Kurniawan menambahkan, rendahnya daya dukung pangan di DIY tidak terlepas dari terbatasnya luasan lahan pertanian. Secara umum luasan lahan pertanian yang ada di DIY tidak lebih dari 100 ribu hektar atau tidak lebih dari 30% dari seluruh luas wilayah. “Luasan lahan pertanian tersebut tidak mencukupi untuk menghasilkan beras yang dibutuhkan seluruh penduduk DIY,” katanya.
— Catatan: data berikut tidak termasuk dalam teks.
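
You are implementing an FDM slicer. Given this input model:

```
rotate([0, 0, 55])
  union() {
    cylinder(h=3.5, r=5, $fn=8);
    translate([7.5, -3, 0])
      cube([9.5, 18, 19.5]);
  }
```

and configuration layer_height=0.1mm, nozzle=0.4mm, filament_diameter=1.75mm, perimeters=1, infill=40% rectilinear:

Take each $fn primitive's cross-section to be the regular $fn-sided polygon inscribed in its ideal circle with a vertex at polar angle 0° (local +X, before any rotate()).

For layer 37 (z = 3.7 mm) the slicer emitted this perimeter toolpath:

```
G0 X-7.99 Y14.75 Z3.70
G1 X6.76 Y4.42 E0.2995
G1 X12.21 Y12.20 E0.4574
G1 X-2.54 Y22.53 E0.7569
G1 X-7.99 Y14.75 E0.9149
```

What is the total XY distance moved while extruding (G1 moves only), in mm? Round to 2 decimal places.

55.01 mm

Sum the Euclidean lengths of each G1 segment: total = 55.01 mm.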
Terbatasnya lahan pertanian yang ada sekarang tidak terlepas dari adanya konversi lahan pertanian ke non pertanian sebagai dampak dai urbanisasi spasial terutama di wilayah pinggiran kota. Kendati demikian, luasan lahan pertanian yang ada pun tidak semua memiliki produktivirtas tinggi. Sebagian lahan pertanian mempunyai produktivitas rendah terutama di sebagian wilayah kabupaten Gunung Kidul dan Kulon Progo yang lahan pertaniannya merupakan lahan pertanian kering atau lahan pertanian tadah hujan, “Pada wilayah pertanian tersebut produktivitasnya tidak lebih dari 4 ton per hektar,” katanya,
Dari empat kabupaten dan kota Yogyakarta, lanjut Kurniawan, produksi beras di Kabupaten Sleman yang mengalami surplus sebesar 26,8 ribu ton per tahun. Surplus beras tersebut dapat digunakan menyuplai beras wilayah kabupaten/kota lain yang kondisinya mengalami defisit beras.
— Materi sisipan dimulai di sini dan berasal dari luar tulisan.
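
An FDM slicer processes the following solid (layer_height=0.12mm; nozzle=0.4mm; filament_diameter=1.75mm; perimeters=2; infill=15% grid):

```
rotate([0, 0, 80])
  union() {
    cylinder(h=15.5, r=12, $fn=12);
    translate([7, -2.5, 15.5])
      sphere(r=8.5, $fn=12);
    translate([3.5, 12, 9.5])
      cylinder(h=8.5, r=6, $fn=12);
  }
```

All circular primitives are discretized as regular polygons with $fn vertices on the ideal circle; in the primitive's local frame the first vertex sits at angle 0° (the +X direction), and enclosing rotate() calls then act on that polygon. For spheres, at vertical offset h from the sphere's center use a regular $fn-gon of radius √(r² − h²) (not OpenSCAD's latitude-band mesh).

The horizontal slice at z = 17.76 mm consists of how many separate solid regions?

2

At z = 17.76 mm: the cylinder is not intersected at this z (z outside [0, 15.5]); the r=8.5 sphere at (7, -2.5) contributes a regular 12-gon of circumradius √(8.5²−2.26²) = 8.194; the r=6 cylinder at (3.5, 12) contributes a regular 12-gon of circumradius 6; Merging all regions: the 2 present regions are separate (no shared area or edge), so areas and boundary lengths simply add and each stays a separate island — 2 connected regions; (rotated 80° about Z; rotation is an isometry so areas/perimeters/island counts are preserved). The result has 2 disconnected regions.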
Selain daya dukung pangan, daya dukung bioekologi atau sumberdaya lahan juga mengalami defisit sumber daya lahan sebesar 0,085 hektar global per kapita. Berbeda dengan daya dukung sumber daya air, udara, permukiman, barang dan limbah serta pelayanan, nilai daya dukungnya masih cukup tinggi.
Di masa mendatang, kata Kurniawan, pengembangan daya dukung wilayah DIY untuk menunjang keberlanjutan pembangunan perlu dilakukan pengaturan komposisi penggunaan lahan dan komponen daya dukung lain agar mencapai kondisi seimbang.“Tapi semuanya bergantung dari pengaturan pola pemanfaatan ruang,” katanya.
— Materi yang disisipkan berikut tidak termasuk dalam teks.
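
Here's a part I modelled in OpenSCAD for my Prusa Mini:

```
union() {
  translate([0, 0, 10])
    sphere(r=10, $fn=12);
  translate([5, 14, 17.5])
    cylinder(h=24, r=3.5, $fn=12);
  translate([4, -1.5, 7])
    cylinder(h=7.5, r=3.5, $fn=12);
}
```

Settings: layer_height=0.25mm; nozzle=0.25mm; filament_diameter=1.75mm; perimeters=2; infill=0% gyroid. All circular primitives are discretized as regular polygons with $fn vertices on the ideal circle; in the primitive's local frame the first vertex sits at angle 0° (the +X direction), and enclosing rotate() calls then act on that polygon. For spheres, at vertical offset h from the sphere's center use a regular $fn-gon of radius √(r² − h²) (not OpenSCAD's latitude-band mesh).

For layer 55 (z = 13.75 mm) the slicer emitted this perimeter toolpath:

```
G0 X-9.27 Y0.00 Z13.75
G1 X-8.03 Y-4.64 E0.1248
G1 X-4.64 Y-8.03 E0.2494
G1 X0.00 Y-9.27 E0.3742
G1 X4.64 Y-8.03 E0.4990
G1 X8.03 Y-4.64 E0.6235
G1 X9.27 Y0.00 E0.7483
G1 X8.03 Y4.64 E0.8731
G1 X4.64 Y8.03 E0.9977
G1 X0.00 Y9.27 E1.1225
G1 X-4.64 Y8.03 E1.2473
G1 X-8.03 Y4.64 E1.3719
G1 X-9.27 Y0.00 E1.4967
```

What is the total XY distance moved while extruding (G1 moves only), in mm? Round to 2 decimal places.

Sum the Euclidean lengths of each G1 segment: total = 57.60 mm.

57.60 mm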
Penyusunan rencana tata ruang menurutnya menjadi faktor kunci untuk mencapai keseimbangan daya dukung wilayah sehingga mampu meningkatkan keberlanjutan pembangunan dengan memperhatikan aspek psiko-budaya dan psiko-sosial masyarakat agar tidak terjadi pemborosan dalam pemanfaatan sumber daya. “Prinsip ekoefisiensi dalam pemanfaatan sumber daya sangat penting,” katanya. (Humas UGM/Gusti Grehenson)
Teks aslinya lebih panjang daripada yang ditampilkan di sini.